Quant au duo Boissières-Roura, qui progresse doucement dans une excroissance de l’anticyclone de Sainte-Hélène, il pourrait bien flirter avec les îles de Martim Vaz et Trindade au large du Cabo Frio. Ce qui ne semble pas être le cas pour Pip Hare (Medallia) qui navigue plus proche des rives brésiliennes, tout comme Stéphane Le Diraison (Time for Oceans) qui a relégué le Catalan Didac Costa et le Japonais Kojiro Shiraishi à plus de 130 milles dans son Sud-Ouest. Et pour Manu Cousin (Groupe Sétin) comme pour Miranda Merron et Clément Giraud, la route vers le Nord-Est ne semble pas paver de mauvaises intentions avec une brise portante et des températures en hausse.

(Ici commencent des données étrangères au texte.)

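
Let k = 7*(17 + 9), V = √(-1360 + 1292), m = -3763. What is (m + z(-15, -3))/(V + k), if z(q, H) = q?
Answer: -171899/8298 + 1889*I*√17/8298 ≈ -20.716 + 0.93861*I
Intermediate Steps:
V = 2*I*√17 (V = √(-68) = 2*I*√17 ≈ 8.2462*I)
k = 182 (k = 7*26 = 182)
(m + z(-15, -3))/(V + k) = (-3763 - 15)/(2*I*√17 + 182) = -3778/(182 + 2*I*√17)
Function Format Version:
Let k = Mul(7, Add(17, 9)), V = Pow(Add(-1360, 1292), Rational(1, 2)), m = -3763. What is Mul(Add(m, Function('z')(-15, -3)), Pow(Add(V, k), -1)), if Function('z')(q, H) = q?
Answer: Add(Rational(-171899, 8298), Mul(Rational(1889, 8298), I, Pow(17, Rational(1, 2)))) ≈ Add(-20.716, Mul(0.93861, I))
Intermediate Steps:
V = Mul(2, I, Pow(17, Rational(1, 2))) (V = Pow(-68, Rational(1, 2)) = Mul(2, I, Pow(17, Rational(1, 2))) ≈ Mul(8.2462, I))
k = 182 (k = Mul(7, 26) = 182)
Mul(Add(m, Function('z')(-15, -3)), Pow(Add(V, k), -1)) = Mul(Add(-3763, -15), Pow(Add(Mul(2, I, Pow(17, Rational(1, 2))), 182), -1)) = Mul(-3778, Pow(Add(182, Mul(2, I, Pow(17, Rational(1, 2)))), -1))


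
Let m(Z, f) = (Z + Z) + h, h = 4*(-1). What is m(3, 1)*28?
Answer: 56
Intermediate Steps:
h = -4
m(Z, f) = -4 + 2*Z (m(Z, f) = (Z + Z) - 4 = 2*Z - 4 = -4 + 2*Z)
m(3, 1)*28 = (-4 + 2*3)*28 = (-4 + 6)*28 = 2*28 = 56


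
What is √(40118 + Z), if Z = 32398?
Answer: 2*√18129 ≈ 269.29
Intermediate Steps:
√(40118 + Z) = √(40118 + 32398) = √72516 = 2*√18129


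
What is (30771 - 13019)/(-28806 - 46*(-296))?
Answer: -1268/1085 ≈ -1.1687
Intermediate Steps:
(30771 - 13019)/(-28806 - 46*(-296)) = 17752/(-28806 + 13616) = 17752/(-15190) = 17752*(-1/15190) = -1268/1085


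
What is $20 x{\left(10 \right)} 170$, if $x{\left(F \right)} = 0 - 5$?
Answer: $-17000$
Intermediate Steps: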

Ce qui n’est pas le cas pour Alexia Barrier (TSE-4myplanet) et pour le Finlandais Ari Huusela (STARK) qui ne passeront le cap Horn que ce week-end. Et pour l’instant à 1 000 milles de la Patagonie, il fait bien froid dans le Pacifique par 55° Sud ! Samantha Davies hors course (Initiatives Cœur) qui fait office d’ouvreuse à 200 milles devant la Méditerranéenne, signalait 2°C à l’extérieur du cockpit… Mais ce vent puissant venant de l’Antarctique, va heureusement faire place à un flux d’Ouest à Nord-Ouest, toujours soutenu certes, mais moins frigorifique. Les îles de l’Amérique du Sud devraient « égayer » cette porte de sortie des mers du Sud.